I forgot to take my medicine two days in a row and today I cried while putting beans on my chips. Haystacks should not make me cry. Nothing made me cry except my brain chemistry and the fact that I forgot to take my medicine two days in a row. 

In my last post, I mentioned that I broke up with Facebook. This week I deactivated my account. I feel free. I also have missed out on wedding pictures from a wedding I was not invited to, pictures that make me jealous for illogical reasons, and political rants from both sides. 

My Facebook breakup is real and final. I’m reaching out to the people around me to connect in person and catch up IRL or virtually. But now virtually means texting, emailing, chatting online, and a shared iPhoto album. 

My husband and I are going to Kauai on Sunday without our kids.
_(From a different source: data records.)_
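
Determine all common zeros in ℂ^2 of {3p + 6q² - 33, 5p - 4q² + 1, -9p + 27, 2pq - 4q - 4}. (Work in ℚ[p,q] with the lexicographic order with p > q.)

Compute a lex Gröbner basis by Buchberger's algorithm.
f_1 = 3p + 6q² - 33, LT = p.
f_2 = 5p - 4q² + 1, LT = p.
f_3 = -9p + 27, LT = p.
f_4 = 2pq - 4q - 4, LT = pq.

S(f_1,f_2): lcm = p. S = 14/5q² - 56/5.
  leading term q²: no divisor's leading term divides it; move 14/5q² to the remainder.
  leading term 1: no divisor's leading term divides it; move -56/5 to the remainder.
  remainder 14/5q² - 56/5 ≠ 0; add h_5 = 14/5q² - 56/5 to the basis.

S(f_1,f_4): lcm = pq. S = 2q³ - 9q + 2.
  leading term q³: subtract (5/7q)·h_5 from 2q³ - 9q + 2 → -q + 2
  leading term q: no divisor's leading term divides it; move -q to the remainder.
  leading term 1: no divisor's leading term divides it; move 2 to the remainder.
  remainder -q + 2 ≠ 0; add h_6 = -q + 2 to the basis.

The other S-polynomials (S(f_1,f_3), S(f_2,f_3), S(f_2,f_4), S(f_3,f_4), S(f_1,h_5), S(f_2,h_5), S(f_3,h_5), S(f_4,h_5), S(f_1,h_6), S(f_2,h_6), S(f_3,h_6), S(f_4,h_6), S(h_5,h_6)) all reduce to 0 modulo the current basis, so we have a Gröbner basis.
Inter-reduce: drop elements whose leading term is divisible by another's, tail-reduce, and make monic.
Reduced Gröbner basis: {p - 3, q - 2}.

From the last basis element, q - 2 = 0, so q takes values in {2}. Each choice, substituted upward through the basis, yields the corresponding point(s) of the solution set.
  q = 2: the earlier basis element becomes p - 3 = 0, giving p = 3 — point (3, 2).
Check: every point annihilates each of the original generators.
A lex Gröbner basis triangularizes the system, enabling back-substitution.

{(3, 2)}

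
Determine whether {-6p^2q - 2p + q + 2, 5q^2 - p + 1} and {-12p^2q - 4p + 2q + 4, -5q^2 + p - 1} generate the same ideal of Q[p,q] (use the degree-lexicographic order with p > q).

Two ideals are equal iff their reduced Gröbner bases coincide (the reduced basis is unique for a fixed ordering).
Buchberger on the first generating set:
f_1 = -6p^2q - 2p + q + 2, LT = p^2q.
f_2 = 5q^2 - p + 1, LT = q^2.

S(f_1,f_2): lcm = p^2q^2. S = 1/5p^3 - 1/5p^2 + 1/3pq - 1/6q^2 - 1/3q.
  leading term p^3: no divisor's leading term divides it; move 1/5p^3 to the remainder.
  leading term p^2: no divisor's leading term divides it; move -1/5p^2 to the remainder.
  leading term pq: no divisor's leading term divides it; move 1/3pq to the remainder.
  leading term q^2: subtract (-1/30)·f_2 from -1/6q^2 - 1/3q → -1/30p - 1/3q + 1/30
  leading term p: no divisor's leading term divides it; move -1/30p to the remainder.
  leading term q: no divisor's leading term divides it; move -1/3q to the remainder.
  leading term 1: no divisor's leading term divides it; move 1/30 to the remainder.
  remainder 1/5p^3 - 1/5p^2 + 1/3pq - 1/30p - 1/3q + 1/30 ≠ 0; add g_3 = 1/5p^3 - 1/5p^2 + 1/3pq - 1/30p - 1/3q + 1/30 to the basis.

The other S-polynomials (S(f_1,g_3), S(f_2,g_3)) all reduce to 0 modulo the current basis, so we have a Gröbner basis.
Inter-reduce: drop elements whose leading term is divisible by another's, tail-reduce, and make monic.
Reduced Gröbner basis: {p^3 - p^2 + 5/3pq - 1/6p - 5/3q + 1/6, p^2q + 1/3p - 1/6q - 1/3, q^2 - 1/5p + 1/5}.

Buchberger on the second generating set:
h_1 = -12p^2q - 4p + 2q + 4, LT = p^2q.
h_2 = -5q^2 + p - 1, LT = q^2.

S(h_1,h_2): lcm = p^2q^2. S = 1/5p^3 - 1/5p^2 + 1/3pq - 1/6q^2 - 1/3q.
  leading term p^3: no divisor's leading term divides it; move 1/5p^3 to the remainder.
  leading term p^2: no divisor's leading term divides it; move -1/5p^2 to the remainder.
  leading term pq: no divisor's leading term divides it; move 1/3pq to the remainder.
  leading term q^2: subtract (1/30)·h_2 from -1/6q^2 - 1/3q → -1/30p - 1/3q + 1/30
  leading term p: no divisor's leading term divides it; move -1/30p to the remainder.
  leading term q: no divisor's leading term divides it; move -1/3q to the remainder.
  leading term 1: no divisor's leading term divides it; move 1/30 to the remainder.
  remainder 1/5p^3 - 1/5p^2 + 1/3pq - 1/30p - 1/3q + 1/30 ≠ 0; add k_3 = 1/5p^3 - 1/5p^2 + 1/3pq - 1/30p - 1/3q + 1/30 to the basis.

The other S-polynomials (S(h_1,k_3), S(h_2,k_3)) all reduce to 0 modulo the current basis, so we have a Gröbner basis.
Inter-reduce: drop elements whose leading term is divisible by another's, tail-reduce, and make monic.
Reduced Gröbner basis: {p^3 - p^2 + 5/3pq - 1/6p - 5/3q + 1/6, p^2q + 1/3p - 1/6q - 1/3, q^2 - 1/5p + 1/5}.

Same reduced basis, so the two generating sets span the same ideal.
The same test decides containment: I ⊆ J iff every generator of I reduces to 0 modulo a Gröbner basis of J.

Yes, the ideals are equal.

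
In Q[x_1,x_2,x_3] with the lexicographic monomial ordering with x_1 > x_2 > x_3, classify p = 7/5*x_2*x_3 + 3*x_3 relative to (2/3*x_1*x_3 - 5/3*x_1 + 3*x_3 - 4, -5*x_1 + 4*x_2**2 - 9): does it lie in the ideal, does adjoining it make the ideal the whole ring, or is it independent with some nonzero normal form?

First compute the reduced Gröbner basis of I by Buchberger's algorithm.
f_1 = 2/3*x_1*x_3 - 5/3*x_1 + 3*x_3 - 4, LT = x_1*x_3.
f_2 = -5*x_1 + 4*x_2**2 - 9, LT = x_1.

S(f_1,f_2): lcm = x_1*x_3. S = -5/2*x_1 + 4/5*x_2**2*x_3 + 27/10*x_3 - 6.
  leading term x_1: subtract (1/2)·f_2 from -5/2*x_1 + 4/5*x_2**2*x_3 + 27/10*x_3 - 6 → 4/5*x_2**2*x_3 - 2*x_2**2 + 27/10*x_3 - 3/2
  leading term x_2**2*x_3: no divisor's leading term divides it; move 4/5*x_2**2*x_3 to the remainder.
  leading term x_2**2: no divisor's leading term divides it; move -2*x_2**2 to the remainder.
  leading term x_3: no divisor's leading term divides it; move 27/10*x_3 to the remainder.
  leading term 1: no divisor's leading term divides it; move -3/2 to the remainder.
  remainder 4/5*x_2**2*x_3 - 2*x_2**2 + 27/10*x_3 - 3/2 ≠ 0; add h_3 = 4/5*x_2**2*x_3 - 2*x_2**2 + 27/10*x_3 - 3/2 to the basis.

S(f_1,h_3): lcm = x_1*x_2**2*x_3. S = -27/8*x_1*x_3 + 15/8*x_1 + 9/2*x_2**2*x_3 - 6*x_2**2.
  leading term x_1*x_3: subtract (-81/16)·f_1 from -27/8*x_1*x_3 + 15/8*x_1 + 9/2*x_2**2*x_3 - 6*x_2**2 → -105/16*x_1 + 9/2*x_2**2*x_3 - 6*x_2**2 + 243/16*x_3 - 81/4
  leading term x_1: subtract (21/16)·f_2 from -105/16*x_1 + 9/2*x_2**2*x_3 - 6*x_2**2 + 243/16*x_3 - 81/4 → 9/2*x_2**2*x_3 - 45/4*x_2**2 + 243/16*x_3 - 135/16
  leading term x_2**2*x_3: subtract (45/8)·h_3 from 9/2*x_2**2*x_3 - 45/4*x_2**2 + 243/16*x_3 - 135/16 → 0
  remainder 0.

S(f_2,h_3): leading monomials are coprime, so the S-polynomial reduces to 0 (Buchberger's first criterion).
Every S-polynomial of the final basis reduces to 0, so we have a Gröbner basis.
Inter-reduce: drop elements whose leading term is divisible by another's, tail-reduce, and make monic.
Reduced Gröbner basis: {x_1 - 4/5*x_2**2 + 9/5, x_2**2*x_3 - 5/2*x_2**2 + 27/8*x_3 - 15/8}.
Label its elements g_1 = x_1 - 4/5*x_2**2 + 9/5, g_2 = x_2**2*x_3 - 5/2*x_2**2 + 27/8*x_3 - 15/8.

Reduce p = 7/5*x_2*x_3 + 3*x_3 modulo G:
  leading term x_2*x_3: no divisor's leading term divides it; move 7/5*x_2*x_3 to the remainder.
  leading term x_3: no divisor's leading term divides it; move 3*x_3 to the remainder.
  normal form = 7/5*x_2*x_3 + 3*x_3.
The normal form is nonzero, so p ∉ I. Since p minus its normal form lies in I, I + (p) = I + (r) where r = 7/5*x_2*x_3 + 3*x_3; decide whether this ideal is the whole ring.
Run Buchberger on G together with r (pairs among the g_i already reduce to 0 since G is a Gröbner basis):
g_1 = x_1 - 4/5*x_2**2 + 9/5, LT = x_1.
g_2 = x_2**2*x_3 - 5/2*x_2**2 + 27/8*x_3 - 15/8, LT = x_2**2*x_3.
r = 7/5*x_2*x_3 + 3*x_3, LT = x_2*x_3.

S(g_1,g_2): leading monomials are coprime, so the S-polynomial reduces to 0 (Buchberger's first criterion).
S(g_1,r): leading monomials are coprime, so the S-polynomial reduces to 0 (Buchberger's first criterion).
S(g_2,r): lcm = x_2**2*x_3. S = -5/2*x_2**2 - 15/7*x_2*x_3 + 27/8*x_3 - 15/8.
  leading term x_2**2: no divisor's leading term divides it; move -5/2*x_2**2 to the remainder.
  leading term x_2*x_3: subtract (-75/49)·r from -15/7*x_2*x_3 + 27/8*x_3 - 15/8 → 3123/392*x_3 - 15/8
  leading term x_3: no divisor's leading term divides it; move 3123/392*x_3 to the remainder.
  leading term 1: no divisor's leading term divides it; move -15/8 to the remainder.
  remainder -5/2*x_2**2 + 3123/392*x_3 - 15/8 ≠ 0; add m_4 = -5/2*x_2**2 + 3123/392*x_3 - 15/8 to the basis.

S(g_1,m_4): leading monomials are coprime, so the S-polynomial reduces to 0 (Buchberger's first criterion).
S(g_2,m_4): lcm = x_2**2*x_3. S = -5/2*x_2**2 + 3123/980*x_3**2 + 21/8*x_3 - 15/8.
  leading term x_2**2: subtract (1)·m_4 from -5/2*x_2**2 + 3123/980*x_3**2 + 21/8*x_3 - 15/8 → 3123/980*x_3**2 - 1047/196*x_3
  leading term x_3**2: no divisor's leading term divides it; move 3123/980*x_3**2 to the remainder.
  leading term x_3: no divisor's leading term divides it; move -1047/196*x_3 to the remainder.
  remainder 3123/980*x_3**2 - 1047/196*x_3 ≠ 0; add m_5 = 3123/980*x_3**2 - 1047/196*x_3 to the basis.

S(r,m_4): lcm = x_2**2*x_3. S = 15/7*x_2*x_3 + 3123/980*x_3**2 - 3/4*x_3.
  leading term x_2*x_3: subtract (75/49)·r from 15/7*x_2*x_3 + 3123/980*x_3**2 - 3/4*x_3 → 3123/980*x_3**2 - 1047/196*x_3
  leading term x_3**2: subtract (1)·m_5 from 3123/980*x_3**2 - 1047/196*x_3 → 0
  remainder 0.

S(g_1,m_5): leading monomials are coprime, so the S-polynomial reduces to 0 (Buchberger's first criterion).
S(g_2,m_5): lcm = x_2**2*x_3**2. S = -1715/2082*x_2**2*x_3 + 27/8*x_3**2 - 15/8*x_3.
  leading term x_2**2*x_3: subtract (-1715/2082)·g_2 from -1715/2082*x_2**2*x_3 + 27/8*x_3**2 - 15/8*x_3 → -8575/4164*x_2**2 + 27/8*x_3**2 + 5025/5552*x_3 - 8575/5552
  leading term x_2**2: subtract (1715/2082)·m_4 from -8575/4164*x_2**2 + 27/8*x_3**2 + 5025/5552*x_3 - 8575/5552 → 27/8*x_3**2 - 15705/2776*x_3
  leading term x_3**2: subtract (735/694)·m_5 from 27/8*x_3**2 - 15705/2776*x_3 → 0
  remainder 0.

S(r,m_5): lcm = x_2*x_3**2. S = 1745/1041*x_2*x_3 + 15/7*x_3**2.
  leading term x_2*x_3: subtract (8725/7287)·r from 1745/1041*x_2*x_3 + 15/7*x_3**2 → 15/7*x_3**2 - 8725/2429*x_3
  leading term x_3**2: subtract (700/1041)·m_5 from 15/7*x_3**2 - 8725/2429*x_3 → 0
  remainder 0.

S(m_4,m_5): leading monomials are coprime, so the S-polynomial reduces to 0 (Buchberger's first criterion).
Every S-polynomial of the final basis reduces to 0, so we have a Gröbner basis.
Inter-reduce: drop elements whose leading term is divisible by another's, tail-reduce, and make monic.
Reduced Gröbner basis: {x_1 - 3123/1225*x_3 + 12/5, x_2**2 - 3123/980*x_3 + 3/4, x_2*x_3 + 15/7*x_3, x_3**2 - 1745/1041*x_3}.
The reduced Gröbner basis of I + (p) is {x_1 - 3123/1225*x_3 + 12/5, x_2**2 - 3123/980*x_3 + 3/4, x_2*x_3 + 15/7*x_3, x_3**2 - 1745/1041*x_3} ≠ {1}, a proper ideal, so the enlarged system stays consistent: p is independent of I, with normal form 7/5*x_2*x_3 + 3*x_3.

7/5*x_2*x_3 + 3*x_3 is independent of I; its normal form modulo I is 7/5*x_2*x_3 + 3*x_3.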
My sister-in-law is due any day with her first child and I am guilt ridden because my in-laws are staying at our house to watch the boys and a variety of complications make it almost impossible for them to leave when the baby arrives while we are away. 

But I am putting my guilt aside. I am choosing to focus on me, my husband, and do a lot of self care in Hawaii, including drinking coffee and reading the newspaper while my coffee is still hot, reading and listening to lots of books, listening to podcasts, lying on the beach, swimming in the pool, watching sunrises and sunsets, taking lots of naps, maybe learning to snorkel, and eating lots of fish and fresh tropical fruit. 

And I’m going to remember to take my medicine.